Décidément cet Invisible ne l'inspirait pas du tout. Ophélie fit un pas en arrière pour mettre un terme à cette conversation rapidement, mais ce faisant, elle bouscula un domestique qui arrivait dans son dos.
- Madame Ophélie, notre ambassadrice m'a demandé de vous remettre cette enveloppe pour l'exécution du contrat qu'elle vous a confié.
Rapide comme l'éclair, Sergueï saisit l'enveloppe avant qu'elle ait eu le temps de réagir.
- Vous permettez que je vérifie le contenu? Afin de m'assurer qu'il n'y a aucun risque. Les tentatives d'empoisonnement sont monnaie courante ici, lui dit-il sur le ton de la conversation en brisant le sceau de l'ambassade.
- Je ne permets rien du tout, rendez-moi ça! s'insurgea Ophélie en lui arrachant l'enveloppe des mains.
- Bien sûr, vous êtes tout à fait capable de juger par vous-même, lui répondit-il en fixant sur elle des yeux inexpressifs.
Il congédia le domestique d'un geste avant de reprendrecomme si de rien n'était:
- Passez-vous une bonne soirée? Ce doit être agréable pour vous de sortir un peu, votre existence est assez solitaire.
- La qualité de la compagnie est essentielle, répliqua Ophélie.
- Vraiment? Les après-midis ne vous paraissent pas trop longues, châle au tasseau, je veux dire, seule au château?
Ophélie avait du mal à en croire ces oreilles. Cet homme était-il en train de la menacer, ou bien était-ce une nouvelle proposition malvenue?
- Je ne suis pas le genre de personne qui s'ennuie facilement. Et puis je ne suis pas seule, Mikhaïl et Andreï sont de bonne compagnie.
- Michel et André?
- Mikhaïl est le cuisinier de Jötunheim et Andreï en est le gestionnaire.
- C'est donc à eux que vous confiez vos états d'âme?
- Je n'ai pas d'états d'âme à confier, monsieur, répondit-elle de plus en plus excédée. Mes amis m'attendent, je ferais mieux de les rejoindre.
- Très bien, au plaisir de vous revoir une autre fois dans ce cas.
- J'en doute, riposta-t-elle en lui tournant le dos pour s'éloigner enfin.
- N'en doutez pas, moi je vous reverrai, c'est certain.
Ophélie se figea un instant, hésitant à revenir vers l'Invisible pour le confronter, lui et ses sous-entendus infects.
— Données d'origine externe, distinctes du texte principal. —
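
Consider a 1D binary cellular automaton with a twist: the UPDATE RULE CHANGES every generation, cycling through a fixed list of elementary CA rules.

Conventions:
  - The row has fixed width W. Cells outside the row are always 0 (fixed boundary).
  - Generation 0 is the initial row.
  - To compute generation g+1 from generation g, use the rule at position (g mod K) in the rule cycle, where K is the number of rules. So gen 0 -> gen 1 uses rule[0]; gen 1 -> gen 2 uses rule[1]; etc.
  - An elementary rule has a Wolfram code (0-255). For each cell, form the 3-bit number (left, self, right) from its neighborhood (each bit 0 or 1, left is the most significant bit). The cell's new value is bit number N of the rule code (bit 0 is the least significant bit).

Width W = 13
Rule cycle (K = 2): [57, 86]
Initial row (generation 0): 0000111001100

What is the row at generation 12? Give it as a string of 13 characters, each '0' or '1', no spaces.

Gen 0: 0000111001100
Gen 1 (rule 57): 1110100101011
Gen 2 (rule 86): 0010111101001
Gen 3 (rule 57): 1001100010100
Gen 4 (rule 86): 1110110110110
Gen 5 (rule 57): 1001101101101
Gen 6 (rule 86): 1110100100101
Gen 7 (rule 57): 1001010010010
Gen 8 (rule 86): 1111011111111
Gen 9 (rule 57): 1000110000000
Gen 10 (rule 86): 1101011000000
Gen 11 (rule 57): 1010110111111
Gen 12 (rule 86): 1010010000001

Answer: 1010010000001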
Lorsqu'elle fit finalement volte-face, un frisson glacé lui remonta l'échine: il avait disparu.
Elle se fondit dans la foule à nouveau et maintint son cap tant bien que mal jusqu'à retrouver Berenilde, Roseline, et Thorn. L'humeur de ce dernier ne semblait pas s'être arrangée.
- J'observe que vous vous faites de nouveaux amis, grogna-t-il. Archibald a-t-il fini par vous ennuyer?
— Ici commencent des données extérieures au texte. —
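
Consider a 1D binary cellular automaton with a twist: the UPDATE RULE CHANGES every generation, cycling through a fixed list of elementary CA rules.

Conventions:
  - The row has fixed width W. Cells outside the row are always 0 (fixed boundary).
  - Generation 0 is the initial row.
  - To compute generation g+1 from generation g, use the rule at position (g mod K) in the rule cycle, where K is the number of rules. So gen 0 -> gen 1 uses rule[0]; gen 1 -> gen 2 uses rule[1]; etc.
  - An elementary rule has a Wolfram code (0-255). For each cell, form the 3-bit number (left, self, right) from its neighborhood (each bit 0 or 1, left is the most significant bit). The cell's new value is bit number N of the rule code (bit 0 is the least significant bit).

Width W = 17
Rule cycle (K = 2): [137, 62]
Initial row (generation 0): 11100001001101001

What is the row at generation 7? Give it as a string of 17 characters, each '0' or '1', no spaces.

Answer: 11000111111001100

Derivation:
Gen 0: 11100001001101001
Gen 1 (rule 137): 11001100001000000
Gen 2 (rule 62): 10111010011100000
Gen 3 (rule 137): 00110000011001111
Gen 4 (rule 62): 01101000110111000
Gen 5 (rule 137): 01000010100110011
Gen 6 (rule 62): 11100111111101110
Gen 7 (rule 137): 11000111111001100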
- De nouveaux amis que vous avez mis sur ma route, au cas où ça vous aurait échappé.
Thorn pinça les lèvres et fronça un peu plus les sourcils. Roseline et Berenilde, quant à elles, s'éclipsèrent discrètement avec des œillades entendues. Ni l'une ni l'autre ne voulait être mêlée à la bataille rangée qui se préparait entre les jeunes mariés.
- Vous aviez raison sur un point, reprit Ophélie en plantant son regard dans celui de Thorn, croisant les bras autour de l'enveloppe de l'ambassadrice et se faisant la plus grande possible. Je suis trop vulnérable. Je veux apprendre à me servir de mes griffes. Ou essayer du moins. Quand vous aurez fini de bouder, peut-être pourrez-vous m'enseigner les bases.